汪宏生笑了笑,說:“給夏老闆報的市政%協a;委#員的事今天剛審批完,我過來給夏老闆送喜報,順便討杯喜酒喝.”

遮遮掩掩還不如大大方方的說出來,再說這事也沒什麼好隱瞞的,這也不是什麼實權職位,就是個虛職,某種程度上更代表一種釋放好意。

齊佳慧聽完後更加吃驚了,可回頭一想,憑藉夏澤凱今時今日的地位、權勢和財富,拿到這個也實屬正常。

可隨即也覺得有些悲哀,她拼了二十多年,到現在還只是個縣級的政#協¥委%員,沒想到夏澤凱一上來就是市級的了,整整高了一個大層次,可就是這個層次奮鬥多少年還不一定能達到。

“夏老闆,恭喜了!”

齊佳慧端起酒杯,恭敬的敬了夏澤凱一杯。

這是個道賀的酒,夏澤凱不喝不大好。

汪宏生在這邊到了不到一個小時,一桌子菜沒吃多少,酒倒是喝了一斤,完事後,他心滿意足的走了,臨走時還催促著夏澤凱抓緊把公司發展起來。

還說‘劉長虹同志也催促你抓緊搞發展,別玩這些虛頭巴腦的東西’。

讓旁邊坐著的齊佳慧聽完後,心裡五味雜陳。

都說她齊佳慧和政府那邊有點關係,可又有幾個人知道夏澤凱已經是座上賓了。

這中間的差距天差地別,不是當事人,根本體會不到。

另一邊,羅希雲也代表羅新城的家姐,和愛得利有限公司過來的經理們說了會兒話,一桌子人除了個別後續加入的,其他人都是老同事了。

大傢伙吃菜喝酒,都很聊得來,也有人問起了羅希雲辭職後在幹什麼。

羅希雲呵呵一笑,說:“隨便乾點活,人不能閒著吧,要不就廢了.”

她今天高興,喝了點紅酒,半杯酒下肚,面色就有點紅了。

晚上的酒宴一直持續到快十點才結束,把所有的客人都送走了,夏澤凱和他老婆,還有小舅子羅新城的幾個同事幫忙,一塊收拾著最後的殘局。

有願意打包的,就自覺的拿袋子拿點東西回去,可這樣的人畢竟還是少數,大部分年輕人都抹不開面子。

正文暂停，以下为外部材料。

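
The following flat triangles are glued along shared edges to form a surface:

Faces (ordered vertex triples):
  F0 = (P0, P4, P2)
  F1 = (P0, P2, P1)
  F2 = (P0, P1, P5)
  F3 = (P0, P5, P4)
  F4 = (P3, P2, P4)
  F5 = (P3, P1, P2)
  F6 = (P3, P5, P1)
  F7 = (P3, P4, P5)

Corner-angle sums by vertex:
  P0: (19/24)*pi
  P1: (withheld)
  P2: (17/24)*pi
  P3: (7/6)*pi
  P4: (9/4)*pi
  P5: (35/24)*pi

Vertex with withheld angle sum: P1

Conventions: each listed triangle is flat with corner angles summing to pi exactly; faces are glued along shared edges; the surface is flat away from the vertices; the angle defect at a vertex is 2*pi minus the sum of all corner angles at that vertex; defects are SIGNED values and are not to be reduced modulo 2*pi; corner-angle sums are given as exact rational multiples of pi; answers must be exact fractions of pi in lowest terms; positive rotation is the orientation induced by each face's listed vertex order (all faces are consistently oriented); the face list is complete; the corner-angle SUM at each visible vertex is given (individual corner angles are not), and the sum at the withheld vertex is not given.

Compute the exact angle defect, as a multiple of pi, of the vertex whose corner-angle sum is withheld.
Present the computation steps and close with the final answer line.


V = 6, E = 12, F = 8; chi = V - E + F = 2
Gauss-Bonnet: total defect = 2*pi*chi = 4*pi; visible defects sum to (29/8)*pi

Answer: defect(P1) = (3/8)*pi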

另一邊有兩個羅新城同部門的同事正在給他核對今天晚上收上來的份子錢,羅新城這才發現齊總給了一千,剩下的經理們也都統一給了六百。

據記賬的員工說,這是他們聽說的齊總和各部門經理隨禮最多的一回。

正常齊總就給三百,各部門經理基本也給這個數,少得就兩百,大部分員工結婚,這些經理們還不去。

“老羅,你可以啊,以後發達了,可別忘了我們.”

同事用開玩笑的口吻,打趣著羅新城。

畢竟‘份子錢’的厚薄從某種意義上來說也是關係的親疏遠近。

羅新城就在那裡嘿嘿的傻笑,這種事還是別亂應承的好,誰知道以後怎麼樣啊。

再說他就是再晉升一步,也沒那個本事福及其他人,應承了做不到的事更讓人心裡生恨。

羅新城提著裝禮錢的小手提包找他老婆去了,讓郝靜先拿好錢,他也跟著去幫忙收拾東西去了。

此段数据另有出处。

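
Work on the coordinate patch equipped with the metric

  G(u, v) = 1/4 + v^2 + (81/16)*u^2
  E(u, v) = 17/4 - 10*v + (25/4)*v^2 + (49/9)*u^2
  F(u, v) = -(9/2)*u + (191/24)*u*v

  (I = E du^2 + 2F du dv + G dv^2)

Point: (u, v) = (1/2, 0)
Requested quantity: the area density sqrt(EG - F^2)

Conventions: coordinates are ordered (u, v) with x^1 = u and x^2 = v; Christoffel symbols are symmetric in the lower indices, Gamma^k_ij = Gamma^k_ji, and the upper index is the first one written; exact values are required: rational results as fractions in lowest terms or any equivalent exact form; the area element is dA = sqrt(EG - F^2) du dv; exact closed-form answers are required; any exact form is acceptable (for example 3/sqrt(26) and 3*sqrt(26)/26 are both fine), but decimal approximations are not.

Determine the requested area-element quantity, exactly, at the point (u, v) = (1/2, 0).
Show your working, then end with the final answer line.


E = 101/18, F = -9/4, G = 97/64; EG - F^2 = 3965/1152

Answer: sqrt(EG - F^2) = sqrt(7930)/48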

忙活完就已經快十一點了,羅新城給他那些同事說了一句:“各位,等我忙完這幾天,回公司了,我再請你們吃飯.”

“老羅,這可是你說的啊,我可記住了.”

“對,我也記住了,老羅,時間也不早了,你們抓緊回去休息吧.”

“就是就是,吃飯的事不著急,你記在心裡就成了,我們也走了啊.”

“……”幾個人紛紛湊車、或者搭車,有的還去找到了自己的小電驢,兜著風走了。

進入四月下旬後,溫度回暖的更快了,穿著短袖都不覺得冷,正是騎小電爐最舒服的時候。

夏澤凱他們兩口子又一塊把羅新城他們送回了金城花園小區,夏澤凱、崔小峰和羅新城三個人一塊把東西從車上給卸下來又搬上樓,忙活完,都快十二點了。

把夏澤凱給累慘了。

羅新城還想邀請他姐夫喝杯茶再走。

夏澤凱直接拒絕了:“新城,你們倆今天也累壞了,早點休息吧,後邊還有什麼事需要我幫忙的,你就打電話.”

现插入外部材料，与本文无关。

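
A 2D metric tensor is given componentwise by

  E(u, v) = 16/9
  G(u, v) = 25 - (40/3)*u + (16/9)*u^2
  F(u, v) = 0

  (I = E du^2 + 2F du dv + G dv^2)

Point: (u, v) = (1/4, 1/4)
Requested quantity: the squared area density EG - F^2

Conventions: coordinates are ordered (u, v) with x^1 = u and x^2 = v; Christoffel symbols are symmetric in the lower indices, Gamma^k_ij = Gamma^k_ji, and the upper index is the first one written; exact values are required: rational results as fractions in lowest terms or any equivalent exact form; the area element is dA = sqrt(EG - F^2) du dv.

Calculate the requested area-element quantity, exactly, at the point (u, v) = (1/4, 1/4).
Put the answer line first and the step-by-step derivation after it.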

“姐,姐夫,那你們回去慢著點,到家了發個資訊說一聲.”

郝靜說的。

她現在確實變化很大,從方方面面的細節上都能夠看出她和以前不一樣了。

夏澤凱他們兩口子坐上車回小區的路上,商量起這個事,也只能感慨‘愛情的魔力’太偉大了。

“老公,今天的事,謝謝了!”

羅希雲莫名其妙的來了一句。

夏澤凱撇嘴:“咱們倆之間用不著說這個.”

羅希雲臉上的笑容更多了,她說:“好,我不說了.”

回去之後,她母親和丫頭、桐桐早睡著了,夏澤凱要開門的時候,羅希雲直接阻止了他,開的另一扇門。

她說:“咱們喝了酒,身上一股怪味,別打擾了她們,咱們今天在這屋裡睡覺.”

“好吧!”

夏澤凱跟著進去了。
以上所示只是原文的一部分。